We are here for you to vent to. I was kicked out of one of my doctors offices but she blamed me because I wanted answers and she couldn't just say I don't know what is going on. All my blood tests were abnormal by that time.

We get treated badly and its unfair. I lost 40 lbs during my first month of being very sick and then I put on lots of weight due to the Lyme affecting my thyroid.

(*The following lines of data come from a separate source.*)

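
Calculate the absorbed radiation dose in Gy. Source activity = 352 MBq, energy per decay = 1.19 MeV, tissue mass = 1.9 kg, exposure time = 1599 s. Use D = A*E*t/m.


A = 352 MBq = 3.5200e+08 Bq
E = 1.19 MeV = 1.90638e-13 J
D = A*E*t/m = 3.5200e+08*1.90638e-13*1599/1.9
D = 0.05647 Gy


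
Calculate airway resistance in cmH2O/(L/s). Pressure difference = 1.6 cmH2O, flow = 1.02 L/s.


R = dP / flow
R = 1.6 / 1.02
R = 1.569 cmH2O/(L/s)


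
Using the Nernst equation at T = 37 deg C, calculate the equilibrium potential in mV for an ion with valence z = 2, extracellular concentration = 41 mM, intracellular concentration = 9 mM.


E = (RT/(zF)) * ln(C_out/C_in)
T = 37 + 273.15 = 310.15 K
E = (8.314 * 310.15 / (2 * 96485)) * ln(41/9)
E = 20.26 mV


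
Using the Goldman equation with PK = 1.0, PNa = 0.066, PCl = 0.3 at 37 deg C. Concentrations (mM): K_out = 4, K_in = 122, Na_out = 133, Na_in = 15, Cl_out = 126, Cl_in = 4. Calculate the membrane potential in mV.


Vm = (RT/F)*ln((PK*Ko + PNa*Nao + PCl*Cli)/(PK*Ki + PNa*Nai + PCl*Clo))
Numer = 13.978, Denom = 160.79
Vm = -65.28 mV


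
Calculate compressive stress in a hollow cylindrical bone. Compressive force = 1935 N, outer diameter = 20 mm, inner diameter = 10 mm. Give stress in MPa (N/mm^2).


A = pi*(r_o^2 - r_i^2)
r_o = 10 mm, r_i = 5 mm
A = 235.619 mm^2
sigma = F/A = 1935 / 235.619
sigma = 8.212 MPa


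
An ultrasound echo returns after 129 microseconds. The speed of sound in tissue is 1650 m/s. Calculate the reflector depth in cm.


depth = c * t / 2
t = 129 us = 1.2900e-04 s
depth = 1650 * 1.2900e-04 / 2
depth = 0.106425 m = 10.6425 cm


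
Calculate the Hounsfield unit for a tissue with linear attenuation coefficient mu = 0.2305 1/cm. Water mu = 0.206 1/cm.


HU = ((mu_tissue - mu_water) / mu_water) * 1000
HU = ((0.2305 - 0.206) / 0.206) * 1000
HU = 118.9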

I am ok now as far as weight goes.

I would wait to have the lymphectemy until after seeing the LLMD since swollen glands are part of Bartonella.. I wish you the best and feel free to vent to us whenever you need to.

Thank you all so much for the encouragement and reassurance!  I get so scared lately that I'm just going downhill rapidly... Yet slowly.  Does that make sense?  I'm too sick for regular doctors to help me, but not sick enough to be taken seriously by the ER.  And forget the specialists, it's a month to wait for an appt, then a month to wait for tests, and so in and so on.  I can't figure out why this nightmare won't end already.  Blah, sorry I am literally becoming a severely depressed mess over all of this.
I asked my regular doctor if he would go ahead and do the Igenex testing for me, but he said that he wants me to keep doing everything through Hopkins stating that I shouldn't spread testing between too many doctors.  He really doesn't get that while I have seen a clinical intern at Hopkins that doesn't automatically make him my new GP.  Ugg!  He just thanked me for the update and then asked me to let him know what Hopkins discovered.  Basically, he dropped me?  Can doctors do that?  "I don't know what's wrong with you?  Good luck with that!  By the way thanks for dumping a lot of money at my feet for the past 10 years.  Have a nice day!"  What the what???
Again there's the LLMD on may 1st and my lymphectomy through Hopkins whenever they schedule that.  How long does it take to get Igenex lab result?  I'm not sure if I've admitted to you guys yet or not but I'm down to 93 lbs (30 lbs without a change in diet and I don't have the strength to do anything more than stretch).  Why don't the doctors think this is as serious as I do?
Omg, so sorry to vent so much!

I also had lymph node pain and cystic breasts for years before my Lyme dx.  I get a deep massage about once a month that helps with my lymph problems.  If I don't go, my body gives me a painful reminder!

I can't remember if you've already been tested at IGeneX or not.  If not, perhaps this sympathetic doctor would be willing to sign the IGeneX authorization form?

Good for that doc for suggesting Lyme!  I was also tested for sarcoidosis in my neurology work up. It's yet another condition Lyme can mimic.

Generally, a PCR test (looks for DNA) is done on excised tissue to look for a specific bacteria.  You'll want to insist to whatever doctor removes your lymph node that you want a PCR on it for Lyme.

I agree with Jackie. This was one of my first symptoms. Every lymph node was swollen in my body.

I started treatment last year and although some are still swollen, it has improved a lot.